Explaining the Data Visualization Finally, even if you have an amazing data visualization, you still need to explain it. You should do this both in a caption and in the text of your paper. Your data visualization should facilitate reading and it should be intuitive enough that someone could look at it and get a good feel for what the data is saying. However, you should still give an explanation in words that tells the reader the bottom line. In a caption, you explain your visualization (???). 1. Name the figure or table (Table 1, Figure 1, etc.) 2. Describe the visualization 3. What are the axes 4. What does the data represent Within the text, you should interpret your visualization (4). In the results section: 1. Refer to your table or figure and state the main trend 2. Support the trend with data 3. (if needed) Note any additional trends and support with data 4. (if needed) Note any exceptions to the main trends or unexpected outcomes In the Discussion: 1. (if needed) Provide an explanation for those exceptions 2. (optional) Compare to other research 3. (optional) Evaluate with respect to a hypothesis (explain whether supports or contradicts hypothesis) 4. (optional) Mention further findings 5. State the bottom line: What does the data mean?

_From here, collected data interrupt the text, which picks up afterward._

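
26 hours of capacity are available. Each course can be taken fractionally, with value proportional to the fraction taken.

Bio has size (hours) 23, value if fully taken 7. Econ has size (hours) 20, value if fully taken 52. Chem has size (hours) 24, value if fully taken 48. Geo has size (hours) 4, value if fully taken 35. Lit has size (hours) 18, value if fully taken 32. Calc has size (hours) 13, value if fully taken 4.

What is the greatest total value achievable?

Rank by value-to-size ratio: Geo 35/4≈8.75, Econ 52/20≈2.6, Chem 48/24≈2, Lit 32/18≈1.78, Calc 4/13≈0.308, Bio 7/23≈0.304.
All 4 hours of Geo fit (value 35) ; 22 remain.
Econ: take in full, 20 hours for value 52 ; 2 left.
2 hours left: a 2/24 share of Chem gives 48×2/24 = 4.
Total value = 91.

91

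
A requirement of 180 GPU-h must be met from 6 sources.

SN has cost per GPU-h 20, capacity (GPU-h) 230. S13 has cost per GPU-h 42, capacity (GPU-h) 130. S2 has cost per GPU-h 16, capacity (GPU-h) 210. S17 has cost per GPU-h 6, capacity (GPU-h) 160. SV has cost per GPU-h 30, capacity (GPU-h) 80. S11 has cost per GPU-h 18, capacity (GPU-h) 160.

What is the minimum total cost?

Use sources in increasing cost order.
Take 160 from S17 at 6 — need 20 more.
S2 at 16: take 20 of its 210 — requirement met.
S11, SN, SV, S13: unused.
Cost = 160×6 + 20×16 = 1280.

1280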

For example, consider the table on internet browser performance. In this table, the best value for each task is emphasized with red bolding.

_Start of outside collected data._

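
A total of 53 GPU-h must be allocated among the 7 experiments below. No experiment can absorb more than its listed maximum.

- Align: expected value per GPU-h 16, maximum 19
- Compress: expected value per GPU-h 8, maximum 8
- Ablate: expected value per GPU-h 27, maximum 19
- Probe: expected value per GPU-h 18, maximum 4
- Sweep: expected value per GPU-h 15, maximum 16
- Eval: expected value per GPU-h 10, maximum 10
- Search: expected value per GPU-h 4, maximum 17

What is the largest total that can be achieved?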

Notice that the caption names the table and explains what is contained in it. We might interpret the table like this: Table 1 suggests that Chrome is the best internet browser. It scored the best on two of the four measures. However, we should note that Chrome had the worst score on memory use. Therefore, we might conclude that Chrome is the best internet browser for users whose computers have enough memory to handle it. Users whose computers have lower memory might prefer Firefox 25, which has the lowest memory use. Users who want the fastest browser could use IE 11, which has the lowest speed of the four browsers.